Dead Tire / Dead Sea
Finding myself wide awake at 3am on Thursday morning, I decided to take a peek outside and was rewarded with the sight of a brilliant, almost full moon.
Dressed in nothing but a silk dressing gown and a pair of boxers, I stepped outside and waited in the evening chill (1 degree) as long as I could, waiting for my eyes to adjust. While not bright enough to photograph without a tripod, the sky to the south was lit with hundreds of stars, a sight rarely seen in the city washed skies where we live. I would have loved to have stayed out longer but the cold was a bit too much to bear so I want back inside and slept till 8.
After breakfast we loaded our luggage back on the bus, stopping once to view an abandoned narrow gauge engine and railway cars, part of a system once used to haul potash to Saudi Arabia.
The drive back to Amman took the better part of the day, leaving little time for anything besides laundry and eating dinner.
Friday morning we set out East of town, travelling close to the Saudi border where we viewed three different fortresses from different historical periods with distinctly different styles. ( I made add more details including names and interior views, time permitting)

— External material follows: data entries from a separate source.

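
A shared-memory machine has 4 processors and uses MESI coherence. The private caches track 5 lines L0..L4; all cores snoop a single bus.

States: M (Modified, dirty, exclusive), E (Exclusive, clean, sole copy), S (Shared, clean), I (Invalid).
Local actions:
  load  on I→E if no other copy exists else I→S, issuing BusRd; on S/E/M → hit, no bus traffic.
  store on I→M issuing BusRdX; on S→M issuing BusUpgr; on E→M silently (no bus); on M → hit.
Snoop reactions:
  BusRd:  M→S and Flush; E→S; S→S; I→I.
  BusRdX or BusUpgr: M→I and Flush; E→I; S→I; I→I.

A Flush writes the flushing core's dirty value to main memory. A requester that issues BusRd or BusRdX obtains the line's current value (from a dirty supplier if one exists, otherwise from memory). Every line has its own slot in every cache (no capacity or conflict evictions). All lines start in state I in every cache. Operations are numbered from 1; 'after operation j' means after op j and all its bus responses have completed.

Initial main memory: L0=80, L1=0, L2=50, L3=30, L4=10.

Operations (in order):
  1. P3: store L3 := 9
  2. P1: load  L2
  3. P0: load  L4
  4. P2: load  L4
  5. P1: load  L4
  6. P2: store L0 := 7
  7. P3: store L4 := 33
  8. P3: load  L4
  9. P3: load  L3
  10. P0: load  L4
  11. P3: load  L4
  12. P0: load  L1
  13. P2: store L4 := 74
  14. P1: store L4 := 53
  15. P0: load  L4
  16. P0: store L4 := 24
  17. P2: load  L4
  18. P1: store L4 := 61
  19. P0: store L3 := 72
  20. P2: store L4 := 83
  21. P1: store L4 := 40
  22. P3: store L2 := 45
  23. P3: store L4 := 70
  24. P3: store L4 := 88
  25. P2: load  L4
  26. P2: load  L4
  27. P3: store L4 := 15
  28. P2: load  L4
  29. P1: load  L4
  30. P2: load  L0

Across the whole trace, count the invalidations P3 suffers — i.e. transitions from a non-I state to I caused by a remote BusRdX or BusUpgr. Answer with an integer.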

As we pulled into the final one our driver realized that one of the bus’s rear tires had picked up a rock and ripped a significant hole in the side wall. Attempting to remove the wheel he discovered that his equipment was damaged, rendering the job impossible.
So we climbed back in the bus and he limped it at 30kph hoping to find a service station before any further damage occurred. Realizing he wouldn’t make it, he pulled over and attempted to remove the wheel again. Within minutes a truck and a bus pulled over to offer assistance. With the help of the truck driver’s tool kit and the assistance of several bystanders and a couple of our travel companions, the repair was completed and we set off again, some 75 minutes behind schedule.
Our final stop was the Dead Sea, some 84 Km distant. The final few Km. was a steady downhill ride as the sea itself is 1400 ft below sea level.
[The level is apparently dropping about 4 feet annually due to evaporation and the surface area is also shrinking at a significant rate- ( by almost one third over the last 50 years )]
A 1:30 lunch buffet had been arranged at a hotel beside the sea. The staff didn’t seem too concerned when we rolled in at 3:15.
Following our meal most of our group changed into swimming gear and descended a steep flight of steps (about 200 ft) to the waters edge. The experience of 40 % salt water was interesting, to say the least. Finding it easier to back into the water and flop on my back, the sensation of maximum buoyancy was fraught with some difficulties, one being trying to roll over and the second, trying to put my feet down in an attempt to tread water.
of our group opted for smearing Dead Sea mud all over themselves as it supposedly has therapeutic benefits. Already feeling my skin burning from the salt, I wasn’t taking any chances.
Due to the tire issue, we didn’t get back to our hotel until almost 8pm leaving little time for supper and for packing for our 7am ride to the airport for our flight to Cairo.